About Heavy-Metals contamination

  • Heavy metals are metallic elements with an atomic number greater than 20.
  • They are trace elements having a density at least five times that of water.
  • Some of these elements are necessary for growth, development and functioning of living organisms
  • These include Copper, zinc, chromium, iron etc.
  • Those which are unnecessary include cadmium, lead, mercury.
  • However, beyond a certain limit all of them are toxic for plants, animals and humans.
  • These elements penetrate the body by inhalation, ingestion and skin absorption.
  • If heavy metals accumulate in body tissues faster than the body’s detoxification a gradual build-up of these toxins occurs.
  • Vegetables provide the trace elements and heavy metals.
  • Minor or trace elements are essential for good health if they come from an organic or plant source.
  • In contrast, if they come from an inorganic or metallic source, they become toxic.
  • Vegetables and fruits accumulate higher amounts of heavy metals because they absorb these metals in their leaves.

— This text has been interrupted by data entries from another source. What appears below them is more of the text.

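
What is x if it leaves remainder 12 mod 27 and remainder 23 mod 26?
309

Using Chinese Remainder Theorem:
M = 27 × 26 = 702
M1 = 26, M2 = 27
y1 = 26^(-1) mod 27 = 26
y2 = 27^(-1) mod 26 = 1
x = (12×26×26 + 23×27×1) mod 702 = 309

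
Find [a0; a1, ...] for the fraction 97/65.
[1; 2, 32]

Euclidean algorithm steps:
97 = 1 × 65 + 32
65 = 2 × 32 + 1
32 = 32 × 1 + 0
Continued fraction: [1; 2, 32]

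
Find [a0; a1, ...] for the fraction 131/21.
[6; 4, 5]

Euclidean algorithm steps:
131 = 6 × 21 + 5
21 = 4 × 5 + 1
5 = 5 × 1 + 0
Continued fraction: [6; 4, 5]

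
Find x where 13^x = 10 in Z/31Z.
4

Baby-step giant-step with step n = ⌈√31⌉ = 6.
Baby steps 13^j mod 31 (j:value) for j=0..5: 0:1, 1:13, 2:14, 3:27, 4:10, 5:6.
h = 10 is already in the table at j=4, so x = 4.
Check: 13^4 ≡ 10 (mod 31).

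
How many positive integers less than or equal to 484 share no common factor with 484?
220

484 = 2^2 × 11^2
φ(n) = n × ∏(1 - 1/p) for each prime p dividing n
φ(484) = 484 × (1 - 1/2) × (1 - 1/11) = 220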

Effects of heavy metals in food

  • cardiovascular, kidney, nervous, bone diseases,
  • decreasing immunological defences,
  • intrauterine growth retardation,
  • impaired psychosocial faculties,
  • disabilities associated with malnutrition
  • upper gastrointestinal cancer

Effects of heavy metals in air

  • Manganese, lead and nickel are neurotoxins that damage the brain.
  • Children are particularly vulnerable to the effects of lead.
  • Exposures to even low levels of lead early in life have been linked to effects on IQ, learning, memory and behavior.
  • Toxic metals are responsible for rising cases of brain strokes among youngsters in the city.